Calling run_init directly (ie, w/o Expect) works fine as sysadm_r:sysadm_t in
---Security Component Data---
Userspace tool common name: run_init and expect
"rpm -qa | grep -i selinux" output:
The userspace tool has the following bit modes: both 32 & 64
Userspace rpm: policycoreutils-1.32-1 and expect-5.43.0-5.1
See attached file for log messages.
Created attachment 143150 [details]
Audit log messages for success and fail cases.
Created attachment 143151 [details]
Test script used to reproduce this bug.
This script tries to execute "run_init service" and send the user password when
asked to do so.
Usage: ./expri <user_password>
Requires "Expect" to be installed (it's installed by default in the LSPP
Potential work around, does adding
pam_rootok to /etc/pam.d/run_init fix this problem?

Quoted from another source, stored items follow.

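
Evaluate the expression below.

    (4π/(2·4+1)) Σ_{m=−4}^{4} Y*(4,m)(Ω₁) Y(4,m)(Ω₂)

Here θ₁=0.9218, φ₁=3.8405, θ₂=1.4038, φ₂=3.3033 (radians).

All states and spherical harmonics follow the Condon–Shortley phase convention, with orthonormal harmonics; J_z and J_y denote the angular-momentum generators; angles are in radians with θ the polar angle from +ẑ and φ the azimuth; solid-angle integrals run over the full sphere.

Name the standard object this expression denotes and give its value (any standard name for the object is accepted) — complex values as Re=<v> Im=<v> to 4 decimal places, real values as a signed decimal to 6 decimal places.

This sum is the spherical-harmonic addition theorem: it equals the Legendre polynomial P_l(cos γ) of the angle γ between the two directions.
Addition theorem: P_4(cos γ) = (4π/9) Σ_m Y*_{lm}(Ω₁) Y_{lm}(Ω₂), m = −4…4:
  m=-4: (-0.167718+0.060456i) × (+0.333896-0.252163i) = -0.040756+0.062478i  (running Σ = -0.040756+0.062478i)
  m=-3: (+0.192040-0.330842i) × (-0.176474+0.093026i) = -0.003113+0.076250i  (running Σ = -0.043869+0.138728i)
  m=-2: (+0.056901+0.325657i) × (-0.248767+0.083383i) = -0.041309-0.076268i  (running Σ = -0.085178+0.062459i)
  m=-1: (+0.077256+0.064928i) × (+0.214793-0.035040i) = +0.018869+0.011239i  (running Σ = -0.066309+0.073699i)
  m=0: (-0.347864-0.000000i) × (+0.232499+0.000000i) = -0.080878-0.000000i  (running Σ = -0.147187+0.073699i)
  m=1: (-0.077256+0.064928i) × (-0.214793-0.035040i) = +0.018869-0.011239i  (running Σ = -0.128317+0.062459i)
  m=2: (+0.056901-0.325657i) × (-0.248767-0.083383i) = -0.041309+0.076268i  (running Σ = -0.169627+0.138728i)
  m=3: (-0.192040-0.330842i) × (+0.176474+0.093026i) = -0.003113-0.076250i  (running Σ = -0.172740+0.062478i)
  m=4: (-0.167718-0.060456i) × (+0.333896+0.252163i) = -0.040756-0.062478i  (running Σ = -0.213495+0.000000i)
Σ over m = -0.213495+0.000000i; ×(4π/9) → -0.298096+0.000000i. Real part: -0.298096

Legendre polynomial (addition theorem), -0.298096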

Hi Daniel, I'm sorry I'm not used to pam configuration. How you suggest I
include that in order to perform the test?
I've tried adding it as:
"auth sufficient pam_rootok.so" but that makes it skip the password check at
all, which is not what we want.
Adding as "include" instead of "sufficent" will make run_init stop from working
even if manually called.
Sorry, I thought you wanted to test service startups. But if you want to test
that run_init asks the questions, you do not want to add pam_rootok.
I am not sure we want to add policy to make your test work. In order to make it
work, we would need to allow init scripts access to open fd's and fifo_pipes
created by the sysadm_t.
You could create your own policy module to go along with this test, via
audit2allow -M mytest < /var/log/audit/audit.log.
This is what our qa team is doing when the test actually causes SELinux problems.